Benefits of Expanded Clay Aggregates – ECA in Hydroponics:
– These porous Expanded Clay Aggregates absorb moisture and allow for fantastic drainage of water from the roots of the plant.
Not only do they absorb moisture, but they’ll also absorb any nutrient solution you choose to add.
– The pores in the aggregates, the space between them, and their superior drainage function keeps air circulating so roots get plenty of oxygen.
– They can last a long time. Just wash and reuse as many times as you need.
You don’t have to worry about losing nutrients through numerous washes because there aren’t any, to begin with.

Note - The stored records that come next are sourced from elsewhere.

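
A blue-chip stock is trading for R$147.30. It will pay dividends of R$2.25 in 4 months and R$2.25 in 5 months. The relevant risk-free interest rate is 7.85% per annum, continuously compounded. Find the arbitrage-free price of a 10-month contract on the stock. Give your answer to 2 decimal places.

R$152.59

PV(dividends) I = 2.25·e^(−0.0785·4/12) + 2.25·e^(−0.0785·5/12)
I = 2.1919 + 2.1776 = 4.3695
F = (S − I)·e^(rT) = (147.30 − 4.3695) · e^(0.0785·10/12)
= 142.9305 · e^0.065417 = 142.9305 × 1.067604 = R$152.59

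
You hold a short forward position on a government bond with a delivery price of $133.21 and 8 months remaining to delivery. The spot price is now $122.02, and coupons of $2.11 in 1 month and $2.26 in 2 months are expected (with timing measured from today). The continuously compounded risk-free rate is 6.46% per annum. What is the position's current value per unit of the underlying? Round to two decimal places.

PV(remaining coupons) I = 2.11·e^(−0.0646·1/12) + 2.26·e^(−0.0646·2/12) = 4.3345
Current forward F = (S − I)·e^(rT) = (122.02 − 4.3345)·e^(0.0646·8/12) = 117.6855 × 1.044007 = 122.8645
Value (long) = (F − K)·e^(−rT) = (122.8645 − 133.21) × 0.957848 = -9.9094
Short position value = −(long value) = $9.91

$9.91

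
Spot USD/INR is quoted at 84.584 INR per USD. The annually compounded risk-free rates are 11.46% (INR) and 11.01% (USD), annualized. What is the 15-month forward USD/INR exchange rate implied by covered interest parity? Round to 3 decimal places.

85.013

By covered interest parity, F = S · (1+r_INR)^T / (1+r_USD)^T
= 84.584 × 1.145246 / 1.139469 = 84.584 × 1.005070
F = 85.013 INR per USD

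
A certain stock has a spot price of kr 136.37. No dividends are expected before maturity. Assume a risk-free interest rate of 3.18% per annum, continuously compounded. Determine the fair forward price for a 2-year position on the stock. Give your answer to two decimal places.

F = S·e^(rT) = 136.37 · e^(0.0318 × 2)
= 136.37 · e^0.063600 = 136.37 × 1.065666
F = kr 145.32

kr 145.32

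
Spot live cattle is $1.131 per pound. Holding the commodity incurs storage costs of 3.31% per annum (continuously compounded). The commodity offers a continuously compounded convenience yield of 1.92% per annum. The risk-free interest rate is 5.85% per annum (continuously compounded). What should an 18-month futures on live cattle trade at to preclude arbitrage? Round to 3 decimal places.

$1.261 per pound

Net carry = r + u − y = 0.0585 + 0.0331 − 0.0192 = 0.0724
F = S·e^((r+u−y)T) = 1.131 · e^(0.0724 × 18/12) = 1.131 · e^0.108600
= 1.131 × 1.114716 = $1.261 per pound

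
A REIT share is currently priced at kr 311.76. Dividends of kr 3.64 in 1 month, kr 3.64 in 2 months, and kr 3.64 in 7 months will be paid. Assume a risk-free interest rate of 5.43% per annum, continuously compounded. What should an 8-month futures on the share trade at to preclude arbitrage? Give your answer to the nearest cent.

PV(dividends) I = 3.64·e^(−0.0543·1/12) + 3.64·e^(−0.0543·2/12) + 3.64·e^(−0.0543·7/12)
I = 3.6236 + 3.6072 + 3.5265 = 10.7573
F = (S − I)·e^(rT) = (311.76 − 10.7573) · e^(0.0543·8/12)
= 301.0027 · e^0.036200 = 301.0027 × 1.036863 = kr 312.10

kr 312.10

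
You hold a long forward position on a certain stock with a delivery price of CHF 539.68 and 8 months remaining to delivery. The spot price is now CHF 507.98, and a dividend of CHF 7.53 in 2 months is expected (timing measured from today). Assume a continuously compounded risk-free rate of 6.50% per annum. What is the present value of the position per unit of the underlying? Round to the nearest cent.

-CHF 16.26

PV(remaining dividends) I = 7.53·e^(−0.0650·2/12) = 7.4489
Current forward F = (S − I)·e^(rT) = (507.98 − 7.4489)·e^(0.0650·8/12) = 500.5311 × 1.044286 = 522.6976
Value (long) = (F − K)·e^(−rT) = (522.6976 − 539.68) × 0.957592 = -16.2622
Value = -CHF 16.26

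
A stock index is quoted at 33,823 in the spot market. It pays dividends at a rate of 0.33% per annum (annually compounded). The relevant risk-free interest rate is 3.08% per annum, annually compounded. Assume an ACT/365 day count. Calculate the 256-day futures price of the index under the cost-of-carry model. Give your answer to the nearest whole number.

34,471

F = S · (1+r)^T / (1+q)^T
= 33823 × 1.021504 / 1.002313 = 33823 × 1.019147
F = 34,471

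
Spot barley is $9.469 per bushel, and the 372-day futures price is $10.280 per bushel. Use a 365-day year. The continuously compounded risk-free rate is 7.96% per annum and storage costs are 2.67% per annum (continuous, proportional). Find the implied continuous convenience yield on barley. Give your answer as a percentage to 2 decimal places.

F = S·e^((r+u−y)T) ⇒ (r+u−y) = ln(F/S)/T
ln(10.280/9.469) = 0.082177; /T ⇒ 0.080631
y = r + u − ln(F/S)/T = 0.0796 + 0.0267 − 0.080631 = 0.025669
y = 2.57%

2.57%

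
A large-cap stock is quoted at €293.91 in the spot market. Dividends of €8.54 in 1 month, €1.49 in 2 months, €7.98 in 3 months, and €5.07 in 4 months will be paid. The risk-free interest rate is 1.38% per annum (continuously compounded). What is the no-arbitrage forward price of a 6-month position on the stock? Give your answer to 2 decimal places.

PV(dividends) I = 8.54·e^(−0.0138·1/12) + 1.49·e^(−0.0138·2/12) + 7.98·e^(−0.0138·3/12) + 5.07·e^(−0.0138·4/12)
I = 8.5302 + 1.4866 + 7.9525 + 5.0467 = 23.0160
F = (S − I)·e^(rT) = (293.91 − 23.0160) · e^(0.0138·6/12)
= 270.8940 · e^0.006900 = 270.8940 × 1.006924 = €272.77

€272.77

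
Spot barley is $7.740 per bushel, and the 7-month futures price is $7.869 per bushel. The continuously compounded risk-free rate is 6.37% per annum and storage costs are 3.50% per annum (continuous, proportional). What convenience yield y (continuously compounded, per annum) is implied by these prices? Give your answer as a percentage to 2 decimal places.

F = S·e^((r+u−y)T) ⇒ (r+u−y) = ln(F/S)/T
ln(7.869/7.740) = 0.016529; /T ⇒ 0.028335
y = r + u − ln(F/S)/T = 0.0637 + 0.0350 − 0.028335 = 0.070365
y = 7.04%

7.04%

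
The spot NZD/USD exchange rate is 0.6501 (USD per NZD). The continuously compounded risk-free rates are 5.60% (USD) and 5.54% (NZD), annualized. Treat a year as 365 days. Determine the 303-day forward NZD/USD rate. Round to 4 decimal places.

F = S·e^((r_USD − r_NZD)T) = 0.6501 · e^((0.0560 − 0.0554) × 303/365)
= 0.6501 · e^0.000498 = 0.6501 × 1.000498
F = 0.6504 USD per NZD

0.6504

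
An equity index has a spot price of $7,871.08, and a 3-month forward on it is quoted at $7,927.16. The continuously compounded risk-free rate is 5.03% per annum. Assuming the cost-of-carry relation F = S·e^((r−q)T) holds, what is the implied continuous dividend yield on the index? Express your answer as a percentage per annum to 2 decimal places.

From F = S·e^((r−q)T): (r − q) = ln(F/S)/T
ln(7927.16/7871.08) = ln(1.007125) = 0.007100
(r − q) = 0.007100 / (3/12) = 0.028400
q = r − ln(F/S)/T = 0.0503 − 0.028400 = 0.021900
q = 2.19%

2.19%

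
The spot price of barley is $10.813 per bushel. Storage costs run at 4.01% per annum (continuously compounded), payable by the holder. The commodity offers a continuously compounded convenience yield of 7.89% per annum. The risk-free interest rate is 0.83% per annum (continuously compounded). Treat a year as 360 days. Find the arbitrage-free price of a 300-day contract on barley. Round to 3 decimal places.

$10.542 per bushel

Net carry = r + u − y = 0.0083 + 0.0401 − 0.0789 = -0.0305
F = S·e^((r+u−y)T) = 10.813 · e^(-0.0305 × 300/360) = 10.813 · e^-0.025417
= 10.813 × 0.974903 = $10.542 per bushel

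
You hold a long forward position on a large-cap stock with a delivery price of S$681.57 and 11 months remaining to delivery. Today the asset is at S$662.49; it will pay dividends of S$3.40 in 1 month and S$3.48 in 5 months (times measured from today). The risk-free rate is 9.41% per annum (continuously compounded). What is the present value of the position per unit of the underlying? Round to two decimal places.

PV(remaining dividends) I = 3.40·e^(−0.0941·1/12) + 3.48·e^(−0.0941·5/12) = 6.7196
Current forward F = (S − I)·e^(rT) = (662.49 − 6.7196)·e^(0.0941·11/12) = 655.7704 × 1.090088 = 714.8474
Value (long) = (F − K)·e^(−rT) = (714.8474 − 681.57) × 0.917357 = 30.5273
Value = S$30.53

S$30.53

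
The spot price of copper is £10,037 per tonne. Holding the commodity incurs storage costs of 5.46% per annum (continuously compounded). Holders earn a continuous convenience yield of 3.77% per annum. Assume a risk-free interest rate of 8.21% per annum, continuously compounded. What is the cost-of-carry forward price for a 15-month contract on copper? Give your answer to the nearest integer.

Net carry = r + u − y = 0.0821 + 0.0546 − 0.0377 = 0.0990
F = S·e^((r+u−y)T) = 10037 · e^(0.0990 × 15/12) = 10037 · e^0.123750
= 10037 × 1.131733 = £11,359 per tonne

£11,359 per tonne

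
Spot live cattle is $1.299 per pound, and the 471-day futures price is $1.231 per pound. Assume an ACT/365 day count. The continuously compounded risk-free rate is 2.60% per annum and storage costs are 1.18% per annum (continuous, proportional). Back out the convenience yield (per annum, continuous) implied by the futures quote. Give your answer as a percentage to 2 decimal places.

7.95%

F = S·e^((r+u−y)T) ⇒ (r+u−y) = ln(F/S)/T
ln(1.231/1.299) = -0.053768; /T ⇒ -0.041667
y = r + u − ln(F/S)/T = 0.0260 + 0.0118 + 0.041667 = 0.079467
y = 7.95%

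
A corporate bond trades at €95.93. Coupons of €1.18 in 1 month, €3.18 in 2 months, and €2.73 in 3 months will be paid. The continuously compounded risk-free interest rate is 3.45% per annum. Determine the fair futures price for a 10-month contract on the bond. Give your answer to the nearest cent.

PV(coupons) I = 1.18·e^(−0.0345·1/12) + 3.18·e^(−0.0345·2/12) + 2.73·e^(−0.0345·3/12)
I = 1.1766 + 3.1618 + 2.7066 = 7.0450
F = (S − I)·e^(rT) = (95.93 − 7.0450) · e^(0.0345·10/12)
= 88.8850 · e^0.028750 = 88.8850 × 1.029167 = €91.48

€91.48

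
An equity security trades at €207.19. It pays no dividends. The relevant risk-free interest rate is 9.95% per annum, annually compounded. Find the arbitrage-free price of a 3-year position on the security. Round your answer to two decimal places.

€275.39

F = S · (1+r)^T
= 207.19 × 1.329186
F = €275.39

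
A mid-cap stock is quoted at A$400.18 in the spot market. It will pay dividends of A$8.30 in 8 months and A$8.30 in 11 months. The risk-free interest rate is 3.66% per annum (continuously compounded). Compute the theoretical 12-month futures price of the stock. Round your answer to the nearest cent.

A$398.37

PV(dividends) I = 8.30·e^(−0.0366·8/12) + 8.30·e^(−0.0366·11/12)
I = 8.0999 + 8.0262 = 16.1261
F = (S − I)·e^(rT) = (400.18 − 16.1261) · e^(0.0366·12/12)
= 384.0539 · e^0.036600 = 384.0539 × 1.037278 = A$398.37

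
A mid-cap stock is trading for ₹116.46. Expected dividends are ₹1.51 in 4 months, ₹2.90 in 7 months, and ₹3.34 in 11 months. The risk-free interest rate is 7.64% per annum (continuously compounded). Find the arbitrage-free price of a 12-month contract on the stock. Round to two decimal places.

PV(dividends) I = 1.51·e^(−0.0764·4/12) + 2.90·e^(−0.0764·7/12) + 3.34·e^(−0.0764·11/12)
I = 1.4720 + 2.7736 + 3.1141 = 7.3597
F = (S − I)·e^(rT) = (116.46 − 7.3597) · e^(0.0764·12/12)
= 109.1003 · e^0.076400 = 109.1003 × 1.079394 = ₹117.76

₹117.76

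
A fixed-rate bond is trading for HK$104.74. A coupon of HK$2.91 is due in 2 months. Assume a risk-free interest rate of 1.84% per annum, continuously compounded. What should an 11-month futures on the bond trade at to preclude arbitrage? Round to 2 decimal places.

HK$103.57

PV(coupons) I = 2.91·e^(−0.0184·2/12)
I = 2.9011
F = (S − I)·e^(rT) = (104.74 − 2.9011) · e^(0.0184·11/12)
= 101.8389 · e^0.016867 = 101.8389 × 1.017010 = HK$103.57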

If they lose their usefulness, you can add them to the soil of your outdoor gardens to increase aeration and organic content.
– They’re pH neutral and rather inhospitable to bugs.
– You can crush them to increase water retention for use in the germination stage of growing. ( We also supply crushed Expanded Clay Aggregates)
– They’re inexpensive since they are cheap to make and can save you money reusing them over years.
– Expanded clay is also sometimes called Hydroton, clay pebbles, light expanded clay aggregate (LECA), or simple clay. It resembles brown pebbles.
This grows medium can be rinsed and reused, making it a popular, economical choice. It’s often paired with net pots or mesh pots, which hold the medium neatly in the system.
Rinse the pebbles thoroughly before using. Skipping or skimping on this step may lead to more expensive problems down the road.
Soak the pebbles for at least six hours or, even better, up to 24 hours. The medium will be heavier but your plants won’t have to work hard to get to the water they so desperately crave.
Remove the plants and rinse occasionally. While these clay pellets are known for their neutral pH and lack of nutrients, they can still absorb and hold onto the nutrients you add along the journey.
After a time, phytotoxicity can build up and starve the plants.
Add a small amount of nutrients after rinsing your pebbles.
You can use one-quarter strength of your base grow nutrient or a nutrient solution of 0.4 electrical conductivity or less.
Give starting your seeds a try using clay pebbles. You can crush the medium to increase saturation or you can keep them whole, use small net pots, and cover the seed with a couple of pebbles.
Misters set to bursts lasting four to 10 seconds every two or three hours will bring on germination. Just make sure you have soaked the pebbles beforehand.